The General Data Protection Regulation (GDPR) is fast approaching but with significant resource investment required, many organisations are struggling to meet the May 2018 deadline. According to Google executives, moving data to the cloud will help take some of the pain out of upgrading security practices and data protection standards in line with the regulations.
GDPR is the biggest change to data protection regulations in two decades, and is a major challenge for many businesses. A survey from analyst firm Gartner released yesterday showed that around half of those affected by the legislation - whether in the EU or outside - will not be in full compliance when the regulations take effect.
At Google's Cloud Next event in London on Wednesday, the cloud provider announced that its portfolio of Cloud Platform and G Suite products will be fully compliant with the incoming regulations, with data protection capabilities 'built-in' to its services.
"Our security capabilities really help you with your compliance obligations," Brian Stevens, vice president of Cloud Platforms at Google Cloud, told the 4,500 attendees. "In the US we were just selected to go through the accelerator process for FedRamp, we have been offering model contract clauses in Europe for a long period of time and the underlying work we have been doing will set us up for getting ready to commit to GDPR when it roles out in May of next year."
The announcement follows similar moves by the other 'top three' cloud providers - Amazon Web Services and Microsoft Azure - which have also committed to GDPR compliance in order to support customers operating in the EU.
Google has already launched a number of services aimed at helping improve data protection and security practices, such as its Data Loss Protection API, which redacts sensitive information stored in its G Suite products, and Google Vault for data archiving in Google Drive.
According to Bill Hippenmeyer, head of Cloud Customer Engineering for EMEA, moving data to the cloud can help ease the burden faced by senior IT leaders, many of whom see GDPR as their top priority.
He told Computerworld UK: "We talk a lot with the legal teams and chief information security officers of European companies and I think everybody has concerns over a couple of things. [For example] 'can we even comply with the standards we have and if we do, what is the level of effort and resource investment to do that compliance?'"
"That is where they see an advantage in going cloud, they can offload that responsibility and reutilise those critical skills to be focused on other aspects of securing their infrastructure.
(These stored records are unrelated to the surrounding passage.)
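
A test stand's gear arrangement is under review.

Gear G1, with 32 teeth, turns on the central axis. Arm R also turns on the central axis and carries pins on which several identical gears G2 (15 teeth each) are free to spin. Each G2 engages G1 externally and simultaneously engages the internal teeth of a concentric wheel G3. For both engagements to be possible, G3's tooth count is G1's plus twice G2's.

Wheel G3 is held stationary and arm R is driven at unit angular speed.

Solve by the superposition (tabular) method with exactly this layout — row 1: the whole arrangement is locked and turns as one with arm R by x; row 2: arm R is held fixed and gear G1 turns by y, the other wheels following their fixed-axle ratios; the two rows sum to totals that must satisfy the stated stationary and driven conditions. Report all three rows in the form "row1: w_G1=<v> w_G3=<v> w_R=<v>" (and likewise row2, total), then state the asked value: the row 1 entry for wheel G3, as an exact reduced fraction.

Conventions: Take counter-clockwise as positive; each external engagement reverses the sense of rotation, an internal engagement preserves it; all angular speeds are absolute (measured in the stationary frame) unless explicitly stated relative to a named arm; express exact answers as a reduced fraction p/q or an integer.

recognized (axles ride arm R): planetary set, 32/15/62 teeth
row 1: whole set turns with the arm by x
row 2: sun turns y, ring = −(32/62)·y, arm 0
boundary: total ω_ring = x − (32/62)·y = 0 and total ω_arm = x = 1  ⇒  y = 31/16, x = 1
row 2 ring = −(32/62)·31/16 = -1
totals (row 1 + row 2): sun 1 + 31/16 = 47/16, ring 1 + (-1) = 0, arm 1 + 0 = 1
asked cell (row1, ring) = 1

row1: w_G1=1 w_G3=1 w_R=1
row2: w_G1=31/16 w_G3=-1 w_R=0
total: w_G1=47/16 w_G3=0 w_R=1
asked value: 1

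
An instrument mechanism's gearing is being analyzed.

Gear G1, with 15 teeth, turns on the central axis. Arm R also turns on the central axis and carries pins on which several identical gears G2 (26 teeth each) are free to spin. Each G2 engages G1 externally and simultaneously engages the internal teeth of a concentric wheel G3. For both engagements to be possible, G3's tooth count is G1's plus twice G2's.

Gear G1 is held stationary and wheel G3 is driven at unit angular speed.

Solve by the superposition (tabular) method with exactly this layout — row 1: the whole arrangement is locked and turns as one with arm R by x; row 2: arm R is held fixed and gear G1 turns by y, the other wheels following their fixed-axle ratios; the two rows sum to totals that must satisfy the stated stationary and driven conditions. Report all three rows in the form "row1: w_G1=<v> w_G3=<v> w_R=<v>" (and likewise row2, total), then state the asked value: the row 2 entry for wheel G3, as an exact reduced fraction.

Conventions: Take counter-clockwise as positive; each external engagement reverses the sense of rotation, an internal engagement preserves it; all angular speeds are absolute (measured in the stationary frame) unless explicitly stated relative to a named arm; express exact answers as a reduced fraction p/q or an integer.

planetary set (15T centre, 26T on arm, 67T internal) — Willis relation
row 1 — lock + rotate with arm: ω_sun = ω_ring = ω_arm = x
row 2: sun turns y, ring = −(15/67)·y, arm 0
boundary: total ω_sun = x + y = 0 and total ω_ring = x − (15/67)·y = 1  ⇒  y = -67/82, x = 67/82
row 2 ring = −(15/67)·(-67/82) = 15/82
totals (row 1 + row 2): sun 67/82 + (-67/82) = 0, ring 67/82 + 15/82 = 1, arm 67/82 + 0 = 67/82
asked cell (row2, ring) = 15/82

row1: w_G1=67/82 w_G3=67/82 w_R=67/82
row2: w_G1=-67/82 w_G3=15/82 w_R=0
total: w_G1=0 w_G3=1 w_R=67/82
asked value: 15/82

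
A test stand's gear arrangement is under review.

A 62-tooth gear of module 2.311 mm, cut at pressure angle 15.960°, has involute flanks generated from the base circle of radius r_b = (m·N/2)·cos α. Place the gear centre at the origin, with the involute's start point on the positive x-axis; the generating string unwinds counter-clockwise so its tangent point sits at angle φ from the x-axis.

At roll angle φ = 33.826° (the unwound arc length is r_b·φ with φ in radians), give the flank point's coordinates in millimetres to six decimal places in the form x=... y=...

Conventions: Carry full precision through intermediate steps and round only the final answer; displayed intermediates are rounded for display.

x=79.857371 y=4.561836

recognized (one wheel, involute flank): single-mesh tooth geometry, m = 2.311, N = 62
pitch radius r_p = m·N/2 = 2.311·62/2 = 71.641000
base radius r_b = r_p·cos α = 71.641000·cos 15.960° = 68.879518
roll angle φ = 33.826° = 0.59037507 rad
x = r_b·(cos φ + φ·sin φ) = 79.857371
y = r_b·(sin φ − φ·cos φ) = 4.561836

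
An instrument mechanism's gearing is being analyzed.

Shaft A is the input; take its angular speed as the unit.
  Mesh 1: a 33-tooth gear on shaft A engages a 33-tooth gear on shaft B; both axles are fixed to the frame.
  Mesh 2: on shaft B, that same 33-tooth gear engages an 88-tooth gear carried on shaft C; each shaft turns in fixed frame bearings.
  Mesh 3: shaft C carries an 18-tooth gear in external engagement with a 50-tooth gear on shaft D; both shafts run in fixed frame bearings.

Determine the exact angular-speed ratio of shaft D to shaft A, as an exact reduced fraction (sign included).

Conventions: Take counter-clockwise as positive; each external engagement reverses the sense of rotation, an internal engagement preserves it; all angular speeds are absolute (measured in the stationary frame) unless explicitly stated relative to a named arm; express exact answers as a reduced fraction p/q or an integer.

-27/200

class = fixed-axis compound train [3 meshes; 3 ratios multiply, 3 sense flips]
mesh 1 [33T→33T]: running ratio 1, sense −
mesh 2 [33T→88T]: running ratio 3/8, sense +
mesh 3 [18T→50T]: running ratio 27/200, sense −
ω_out/ω_in = -27/200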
So I think they see it as an accelerator.
"[European businesses] are worried about it - they believe that they can comply, they just worry about the level of effort required to do that compliance, and they are saying why can't we outsource that to the cloud providers that are specialising in building specific programmes for that and gaining and seeking the appropriate accreditations."
Sebastien Marrote, vice president EMEA Google Cloud, said that the cloud provider also has a global team of regulatory specialists that are working on compliance. He added that the attitudes to storing data in the cloud have changed over recent years, and European businesses are increasingly aware of the security advantages offered by large cloud providers.
"The conversation we had with customers a few years ago, they were really scared of moving to the cloud because they thought it was just not safe and that data was much safer on premise," he told Computerworld UK. "Now it is totally the other way around, one of the key drivers for these companies to move to the cloud is because they believe it is much safer to store their data in our infrastructure facility which is so highly secure, with all the investment we are doing."